Вл. Радзишевский назвал свою статью о болезни и смерти Блока «Канцелярское убийство», не сделав, однако, последнего, решительного вывода. Но и без этого вывода описание Вл. Радзишевским канцелярской волокиты, связанной с больным Блоком, неожиданным образом накладывается на запоздалый и заочный диагноз, высказанный опытнейшим медицинским академиком.
В самом деле. После заключения доктора о немедленном увозе Блока за границу жена поэта кинулась к Горькому. Горький обратился к Луначарскому, чтобы тот в спешном порядке выхлопотал выезд Блока в Финляндию. Это свое письмо Горький просил передать Ленину. Но письмо осталось без какого-либо ответа. 18 июня около постели больного собрался консилиум. Доктора сошлись во мнении, что больного нужно поместить «в одну из хорошо оборудованных, со специальными методами для лечения сердечных больных санаторию».
Весь консилиум от такой рекомендации почему-то остерегся.
Любовь Дмитриевна снова обратилась к Горькому с мольбой о помощи.

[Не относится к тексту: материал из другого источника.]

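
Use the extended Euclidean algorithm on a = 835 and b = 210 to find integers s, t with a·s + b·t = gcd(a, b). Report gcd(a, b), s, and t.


Euclidean algorithm on (835, 210) — divide until remainder is 0:
  835 = 3 · 210 + 205
  210 = 1 · 205 + 5
  205 = 41 · 5 + 0
gcd(835, 210) = 5.
Track Bezout coefficients alongside the remainders: start with r₀ = 835 = a·1 + b·0 (s = 1, t = 0) and r₁ = 210 = a·0 + b·1 (s = 0, t = 1); each new remainder r_{k+1} = r_{k-1} − q_k·r_k inherits s_{k+1} = s_{k-1} − q_k·s_k, t_{k+1} = t_{k-1} − q_k·t_k, so r_k = a·s_k + b·t_k at every step:
  q = 3: r = 205, s = 1 − 3·0 = 1, t = 0 − 3·1 = -3  (check: 835·1 + 210·(-3) = 205)
  q = 1: r = 5, s = 0 − 1·1 = -1, t = 1 − 1·(-3) = 4  (check: 835·(-1) + 210·4 = 5)
The row with r = 5 (the gcd) gives the Bezout coefficients s = -1, t = 4.
Result: 835 · (-1) + 210 · (4) = 5.

gcd(835, 210) = 5; s = -1, t = 4 (check: 835·(-1) + 210·4 = 5).


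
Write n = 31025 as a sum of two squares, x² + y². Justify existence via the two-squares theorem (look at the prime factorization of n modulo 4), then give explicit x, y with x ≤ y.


Step 1: Factor n = 31025 = 5^2 · 17 · 73.
Step 2: Check the mod-4 condition on each prime factor: 5 ≡ 1 (mod 4), exponent 2; 17 ≡ 1 (mod 4), exponent 1; 73 ≡ 1 (mod 4), exponent 1.
All primes ≡ 3 (mod 4) appear to even exponent (or don't appear), so by the two-squares theorem n IS expressible as a sum of two squares.
Step 3: Build a representation. Group n = k² · m with k = 5 and m = 17 · 73 = 1241 (a product of primes ≡ 1 (mod 4)); a representation of m scales to one of n via (k·x)² + (k·y)² = k²(x² + y²). Each prime p ≡ 1 (mod 4) is itself a sum of two squares; find a² by testing p − a² for a perfect square:
  17: 17 − 1² = 16 = 4² ⇒ 17 = 1² + 4².
  73: 73 − 1² = 72, 73 − 2² = 69, 73 − 3² = 64 = 8² ⇒ 73 = 3² + 8².
  Combine using the Brahmagupta–Fibonacci identity (a² + b²)(c² + d²) = (ac − bd)² + (ad + bc)² = (ac + bd)² + (ad − bc)²:
  17 · 73 = 1241: from (1² + 4²)(3² + 8²), take (1·3 − 4·8, 1·8 + 4·3) = (3 − 32, 8 + 12) = (-29, 20); dropping signs (only squares matter) gives (29, 20); check 29² + 20² = 841 + 400 = 1241 ✓.
  Scale by k = 5: (5·29, 5·20) = (145, 100).
Step 4: Order so x ≤ y and verify: 100² + 145² = 10000 + 21025 = 31025 = n. ✓

n = 31025 = 100² + 145² (one valid representation with x ≤ y).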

Горький сам поехал в Москву и уже не письмом, а лично с заключением консилиума в руках обратился к Владимиру Ильичу. Ильич дал понять, что один этот вопрос решить не может, что этот вопрос будет решать Политбюро РКП(б), а документы отправил на Лубянку к Менжинскому Менжинский (цитирую Вл. Радзишевского): «…документы на выезд в Финляндию притормозил». Он тянул время. Он знал, чем на самом деле «болен» Блок, знал, вероятно, когда все это должно кончиться, и тянул время. Время тянул и дорогой Владимир Ильич. Напрасно Горький и Луначарский подталкивали его «Просим ЦК повлиять на т. Менжинского в благоприятном для Блока смысле».

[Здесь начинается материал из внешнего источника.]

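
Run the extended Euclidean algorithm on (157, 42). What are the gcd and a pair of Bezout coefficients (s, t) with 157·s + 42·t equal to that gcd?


Euclidean algorithm on (157, 42) — divide until remainder is 0:
  157 = 3 · 42 + 31
  42 = 1 · 31 + 11
  31 = 2 · 11 + 9
  11 = 1 · 9 + 2
  9 = 4 · 2 + 1
  2 = 2 · 1 + 0
gcd(157, 42) = 1.
Track Bezout coefficients alongside the remainders: start with r₀ = 157 = a·1 + b·0 (s = 1, t = 0) and r₁ = 42 = a·0 + b·1 (s = 0, t = 1); each new remainder r_{k+1} = r_{k-1} − q_k·r_k inherits s_{k+1} = s_{k-1} − q_k·s_k, t_{k+1} = t_{k-1} − q_k·t_k, so r_k = a·s_k + b·t_k at every step:
  q = 3: r = 31, s = 1 − 3·0 = 1, t = 0 − 3·1 = -3  (check: 157·1 + 42·(-3) = 31)
  q = 1: r = 11, s = 0 − 1·1 = -1, t = 1 − 1·(-3) = 4  (check: 157·(-1) + 42·4 = 11)
  q = 2: r = 9, s = 1 − 2·(-1) = 3, t = -3 − 2·4 = -11  (check: 157·3 + 42·(-11) = 9)
  q = 1: r = 2, s = -1 − 1·3 = -4, t = 4 − 1·(-11) = 15  (check: 157·(-4) + 42·15 = 2)
  q = 4: r = 1, s = 3 − 4·(-4) = 19, t = -11 − 4·15 = -71  (check: 157·19 + 42·(-71) = 1)
The row with r = 1 (the gcd) gives the Bezout coefficients s = 19, t = -71.
Result: 157 · (19) + 42 · (-71) = 1.

gcd(157, 42) = 1; s = 19, t = -71 (check: 157·19 + 42·(-71) = 1).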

Вл. Вл. Радзишевский («Лит. газ.», 28.8.91): «напрасно было тут ожидать, что, получив это письмо, председатель Совнаркома тут же устроит выволочку т. Менжинскому, а еще раньше запросит справку в Наркомздраве: не лучше ли, допустим, будут для Блока условия в Германии или Италии? Увы, Ленина занимало другое: есть ли гарантии, что за границей Блок сохранит свою лояльность к большевистскому режиму… Поэтому совсем не в Наркомздрав отсылает Ленин письмо Луначарского, а… в ЧК. «Тов. Менжинский, – приписывает он от себя, – Ваш отзыв? Верните, пожалуйста, с отзывом».
Если вспомнить, что в эти самые дни, а точнее, 3 августа 1921 года, из Петербурга в эмиграцию выехал поэт Ходасевич и почему-то Ленина не заботило, сохранит ли Ходасевич в эмиграции лояльность к большевикам, если вспомнить, что лишь годом позже в эмиграцию выехали с позволения Владимира Ильича более двадцати крупнейших профессоров, философов, в том числе Бердяев, Сергей Булгаков, Лосский, Франк, то забота о лояльности полуживого Блока кажется странной.
На самом деле ничего странного в этом нет. К этому времени Ленина, по-моему, не очень-то заботила лояльность к большевистскому режиму какого-нибудь отдельного интеллигента. В конце концов уже находились в эмиграции и вовсе не были лояльны к большевикам десятки русских интеллигентов (Бунин, Куприн, Мережковский, Ив. Шмелев, Шаляпин, Цветаева) и от их нелояльности большевистский режим не рушился. Выиграна гражданская война, бояться было уже нечего. Не случайно легко и без проблем выпустили и Ходасевича и два десятка упомянутых нами ученых-философов.